Si je ne m'étais pas engagée à lire (ça, ça va !) et à chroniquer (ça c'est une autre histoire) six titres de la rentrée littéraire 2016, sans doute n'aurais-je rien écrit sur Petit pays de Gaël Faye. Le problème est le même que pour le roman de Leïla Slimani : que pourrais-je dire que tout le monde n'ait pas déjà dit ? Est-ce qu'ajouter ma voix au concert de louanges qu'il a récolté apporterait quelque chose, sinon à banaliser peut-être un peu plus l'impression qu'il a laissée ? Petit Pays, premier roman du musicien Gaël Faye, raconte l'histoire de Gaby, un gamin d'une dizaine d'années, fils d'une Rwandaise et d'un français, qui a grandi au Burundi. Le problème, c'est que nous sommes en 1992, que commence au Rwanda le massacre des Tutsis et qu'un coup d'Etat se prépare au Burundi. Le quotidien de Gaby et des ses copains de l'impasse se trouve alors, étape par étape, rattrapé par le monde des adultes.
Dans la droite lignée d'Ahmadou Kourouma - l'amour des parents de Gaby s'est d'ailleurs noué, dans le texte, sous le soleil des indépendances, titre du premier livre de l'écrivain ivoirien - Gaël Faye s'interroge sur les identités française et africaines (au pluriel). C'est l'histoire personnelle et familiale du personne qui sert de révélateur et le point de vue enfantin permet d'appréhender l'Histoire, si terrible soit-elle, par le petit bout de la lorgnette. Le procédé est un peu le même que dans The Girls d'Emma Cline, précédemment chroniqué, où les agissements d'une secte inspirée de celle de Charles Manson sont décrits du point de vue d'une adolescente qui ne les fréquente encore que de loin en loin. La naïveté du narrateur, ses aveuglements volontaires permettent à la fois de rendre moins crus les moments de violence mais aussi, paradoxalement, d'en souligner la dureté. A travers les lettres que le jeune Gaby envoie à une correspondante française, l'auteur raille en outre l'image stéréotypée de l'Afrique véhiculée aux français, les rendant involontairement condescendants et paternalistes sous leurs bonnes intentions.

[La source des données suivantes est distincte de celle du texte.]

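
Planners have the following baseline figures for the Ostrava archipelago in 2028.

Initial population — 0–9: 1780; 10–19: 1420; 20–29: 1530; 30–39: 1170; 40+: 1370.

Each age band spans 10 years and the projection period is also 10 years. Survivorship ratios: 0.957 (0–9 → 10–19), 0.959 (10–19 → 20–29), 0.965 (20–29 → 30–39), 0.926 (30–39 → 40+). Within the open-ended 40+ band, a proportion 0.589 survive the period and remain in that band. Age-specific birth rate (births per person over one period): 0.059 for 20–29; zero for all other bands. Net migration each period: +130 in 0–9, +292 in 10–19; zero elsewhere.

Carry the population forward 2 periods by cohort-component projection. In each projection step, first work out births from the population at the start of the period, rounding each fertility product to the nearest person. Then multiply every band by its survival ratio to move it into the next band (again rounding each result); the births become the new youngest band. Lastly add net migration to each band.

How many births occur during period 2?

Call the bands 1 to 5, youngest first.
After projecting period 1:
Births: 1530 × 0.059 = 90
Band 2: 1780 × 0.957 = 1703
Band 3: 1420 × 0.959 = 1362
Band 4: 1530 × 0.965 = 1476
Band 5: 1170 × 0.926 + 1370 × 0.589 = 1083 + 807 = 1890
Net migration: Band 1 + 130 → 220; Band 2 + 292 → 1995
Population now: 0–9=220, 10–19=1995, 20–29=1362, 30–39=1476, 40+=1890
After projecting period 2:
Births: 1362 × 0.059 = 80
Band 2: 220 × 0.957 = 211
Band 3: 1995 × 0.959 = 1913
Band 4: 1362 × 0.965 = 1314
Band 5: 1476 × 0.926 + 1890 × 0.589 = 1367 + 1113 = 2480
Net migration: Band 1 + 130 → 210; Band 2 + 292 → 503
Population now: 0–9=210, 10–19=503, 20–29=1913, 30–39=1314, 40+=2480

80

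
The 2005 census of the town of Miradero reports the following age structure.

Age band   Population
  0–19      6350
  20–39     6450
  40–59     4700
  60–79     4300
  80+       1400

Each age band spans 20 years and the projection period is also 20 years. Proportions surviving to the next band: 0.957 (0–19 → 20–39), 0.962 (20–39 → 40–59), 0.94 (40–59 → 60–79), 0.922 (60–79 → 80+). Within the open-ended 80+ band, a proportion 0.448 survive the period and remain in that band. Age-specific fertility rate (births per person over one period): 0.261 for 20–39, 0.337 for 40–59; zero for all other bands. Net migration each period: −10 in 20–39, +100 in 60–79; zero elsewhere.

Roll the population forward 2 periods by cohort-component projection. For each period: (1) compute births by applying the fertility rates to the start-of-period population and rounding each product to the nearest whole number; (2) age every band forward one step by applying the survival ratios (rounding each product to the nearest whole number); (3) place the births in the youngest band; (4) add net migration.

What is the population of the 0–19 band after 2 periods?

[period 1]
Births: 6450 × 0.261 = 1683 ; 4700 × 0.337 = 1584 — total 3267
20–39: 6350 × 0.957 = 6077
40–59: 6450 × 0.962 = 6205
60–79: 4700 × 0.94 = 4418
80+: 4300 × 0.922 + 1400 × 0.448 = 3965 + 627 = 4592
Net migration: 20–39 − 10 → 6067; 60–79 + 100 → 4518
End of period: [3267, 6067, 6205, 4518, 4592]
[period 2]
Births: 6067 × 0.261 = 1583 ; 6205 × 0.337 = 2091 — total 3674
20–39: 3267 × 0.957 = 3127
40–59: 6067 × 0.962 = 5836
60–79: 6205 × 0.94 = 5833
80+: 4518 × 0.922 + 4592 × 0.448 = 4166 + 2057 = 6223
Net migration: 20–39 − 10 → 3117; 60–79 + 100 → 5933
End of period: [3674, 3117, 5836, 5933, 6223]

3674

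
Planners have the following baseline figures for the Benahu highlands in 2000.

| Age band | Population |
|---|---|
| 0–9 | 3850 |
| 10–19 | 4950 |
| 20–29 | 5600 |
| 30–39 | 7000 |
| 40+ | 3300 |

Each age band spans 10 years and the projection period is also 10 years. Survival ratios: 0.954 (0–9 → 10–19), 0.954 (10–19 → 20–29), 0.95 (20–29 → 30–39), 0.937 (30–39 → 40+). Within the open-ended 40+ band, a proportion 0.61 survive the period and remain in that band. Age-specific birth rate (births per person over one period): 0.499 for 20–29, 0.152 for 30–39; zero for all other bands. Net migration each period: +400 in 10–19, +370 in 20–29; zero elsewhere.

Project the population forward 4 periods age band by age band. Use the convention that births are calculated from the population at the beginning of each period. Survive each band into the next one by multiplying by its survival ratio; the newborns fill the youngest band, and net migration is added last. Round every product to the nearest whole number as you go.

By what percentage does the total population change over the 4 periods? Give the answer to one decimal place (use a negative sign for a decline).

[period 1]
Births: 5600 * 0.499 = 2794 ; 7000 * 0.152 = 1064 ⇒ total 3858
10–19: 3850 * 0.954 = 3673
20–29: 4950 * 0.954 = 4722
30–39: 5600 * 0.95 = 5320
40+: 7000 * 0.937 + 3300 * 0.61 = 6559 + 2013 = 8572
Net migration: 10–19 + 400 → 4073; 20–29 + 370 → 5092
Population now: 0–9=3858, 10–19=4073, 20–29=5092, 30–39=5320, 40+=8572
[period 2]
Births: 5092 * 0.499 = 2541 ; 5320 * 0.152 = 809 ⇒ total 3350
10–19: 3858 * 0.954 = 3681
20–29: 4073 * 0.954 = 3886
30–39: 5092 * 0.95 = 4837
40+: 5320 * 0.937 + 8572 * 0.61 = 4985 + 5229 = 10214
Net migration: 10–19 + 400 → 4081; 20–29 + 370 → 4256
Population now: 0–9=3350, 10–19=4081, 20–29=4256, 30–39=4837, 40+=10214
[period 3]
Births: 4256 * 0.499 = 2124 ; 4837 * 0.152 = 735 ⇒ total 2859
10–19: 3350 * 0.954 = 3196
20–29: 4081 * 0.954 = 3893
30–39: 4256 * 0.95 = 4043
40+: 4837 * 0.937 + 10214 * 0.61 = 4532 + 6231 = 10763
Net migration: 10–19 + 400 → 3596; 20–29 + 370 → 4263
Population now: 0–9=2859, 10–19=3596, 20–29=4263, 30–39=4043, 40+=10763
[period 4]
Births: 4263 * 0.499 = 2127 ; 4043 * 0.152 = 615 ⇒ total 2742
10–19: 2859 * 0.954 = 2727
20–29: 3596 * 0.954 = 3431
30–39: 4263 * 0.95 = 4050
40+: 4043 * 0.937 + 10763 * 0.61 = 3788 + 6565 = 10353
Net migration: 10–19 + 400 → 3127; 20–29 + 370 → 3801
Population now: 0–9=2742, 10–19=3127, 20–29=3801, 30–39=4050, 40+=10353
Total: 24700 → 24073; change = -627; percentage change = -2.5%

-2.5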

Je pensais être exilé de mon pays. En revenant sur les traces de mon passé, j'ai compris que je l'étais de mon enfance. Ce qui me paraît bien plus cruel encore.
Ce qui est frappant dans la manière d'écrire de Gaël Faye, c'est sa manière de procéder par petites touches : la catastrophe de la guerre s'annonce par signes annonciateurs successifs, comme ce vent bizarre qui se lève avant l'orage. Sans doute est-il dommage qu'on ait tant demandé à l'auteur si le roman était autobiographique. Oui, comme souvent, lorsqu'on écrit, Gaël Faye a prêté à son personnage principal certains traits qui sont les siens, mais il a modifié, rajouté des anecdotes, des histoires qui sont peut-être arrivées à quelqu'un d'autre, peut-être même des moments de vie qui ne sont arrivés à personne. Petit pays n'est absolument pas mon histoire, déclare-t-il même sur rfi. Est-ce grave ? Ce qui importe, c'est qu'il partage, sinon une vie similaire, du moins les questionnements de son personnage. Cela me semble, en outre, l'une des plus belles définitions de l'écriture qui soit : inventer une histoire qui illustre mieux que ma vie les problèmes et les questionnements qui me hantent. Ne rêvons donc pas d'inspirations autobiographiques là où il n'y a pas que cela. Le processus de surgissement de la violence dans le quotidien, le déracinement et la nostalgie de l'innocence perdue sont transmis par une écriture sobre et ciselée. Plus directement frappant que le Goncourt, Petit pays est une lecture dont je parle sans doute difficilement, mais que je suis heureuse d'avoir faite.
On ne doit pas douter de la beauté des choses, même sous un ciel tortionnaire. Si tu n'es pas étonné par le chant du coq ou par la lumière au-dessus des crêtes, si tu ne crois pas en la bonté de ton âme, alors tu ne te bats plus, et c'est comme si tu étais déjà mort.